How are cold sores related to oral herpes?
When you notice a small blister that is filled with puss on your lips, nostrils, or the oral cavity lining, do you know it’s a cold sore or do you think it might be something else? As you’re staring at it, do you automatically know what caused it? Do you know how to treat it?
Cold sores are very common as is the oral condition they are associated with. In fact, approximately 50-80 percent of adults in the United States are affected by cold sores as a result of oral herpes. Basically, those people who have oral herpes, are extremely vulnerable to cold sores.
But there is more to this. Cold sores are one of the major symptoms of the disease referred to as herpes simplex type 1. There is also another type of disease known as herpes simplex type 2. Regardless of the type, herpes patients are at risk of getting cold sores.
How are cold sores caused?
The primary reason that cold sores develop is the herpes virus. These painful, itchy blisters dot’ directly appear once this virus enters the body. This virus can be dormant until the body has a significant change. Examples of this type of change could be injury or muscle fatigue. Upon their occurrence, the dormant virus is “activated”. This is when a cold sore can appear.
What is the difference between canker sores and cold sores?
If you have always been a bit confused about whether you had a canker sore of a cold sore, you are not alone. It can be tricky to tell them apart initially. And, since both are capable of lasting only a week or two, sometimes its’ easy to dismiss a cold sore as a canker sore once it starts to disappear.
But, being a symptom of a disease, cold sores are distinctive and it’s important to understand how to distinguish them from canker sores so they can be diagnosed and treated correctly.

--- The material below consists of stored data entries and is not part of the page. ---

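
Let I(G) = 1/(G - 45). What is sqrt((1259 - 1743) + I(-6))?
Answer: I*sqrt(1258935)/51 ≈ 22.0*I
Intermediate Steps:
I(G) = 1/(-45 + G)
sqrt((1259 - 1743) + I(-6)) = sqrt((1259 - 1743) + 1/(-45 - 6)) = sqrt(-484 + 1/(-51)) = sqrt(-484 - 1/51) = sqrt(-24685/51) = I*sqrt(1258935)/51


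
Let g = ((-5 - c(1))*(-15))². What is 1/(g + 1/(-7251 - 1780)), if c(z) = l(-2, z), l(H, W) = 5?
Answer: 9031/203197499 ≈ 4.4444e-5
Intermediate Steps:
c(z) = 5
g = 22500 (g = ((-5 - 1*5)*(-15))² = ((-5 - 5)*(-15))² = (-10*(-15))² = 150² = 22500)
1/(g + 1/(-7251 - 1780)) = 1/(22500 + 1/(-7251 - 1780)) = 1/(22500 + 1/(-9031)) = 1/(22500 - 1/9031) = 1/(203197499/9031) = 9031/203197499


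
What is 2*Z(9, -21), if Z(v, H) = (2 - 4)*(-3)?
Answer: 12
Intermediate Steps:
Z(v, H) = 6 (Z(v, H) = -2*(-3) = 6)
2*Z(9, -21) = 2*6 = 12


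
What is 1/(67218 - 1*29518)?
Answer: 1/37700 ≈ 2.6525e-5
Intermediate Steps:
1/(67218 - 1*29518) = 1/(67218 - 29518) = 1/37700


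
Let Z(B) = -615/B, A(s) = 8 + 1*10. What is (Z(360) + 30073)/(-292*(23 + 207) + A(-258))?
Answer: -721711/1611408 ≈ -0.44788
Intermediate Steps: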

Here are the primary differences between a canker sore and a cold sore.
A cold sore is typically joined by other conditions like a sore throat, difficulty swallowing, and swollen lips. Other conditions that are known to also be associated with cold sores include headache, nausea, high fever or dehydration.
Canker sores aren’t as large as cold sores.
Cold sores have puss, canker sores don’t.
An outbreak of cold sores is contagious.
How do you know if your cold sore is a symptom of the herpes virus?
The first time you get a cold sore, you should visit your doctor to find out if it’s symptomatic of herpes. There are two ways your doctor can make that determination. A blood test can be conducted which can identify if you have herpes.
Another means of deterring if herpes is the cause of the cold sore is conducting a culture test. This is done by scaping the blister and testing the fluid that is inside it.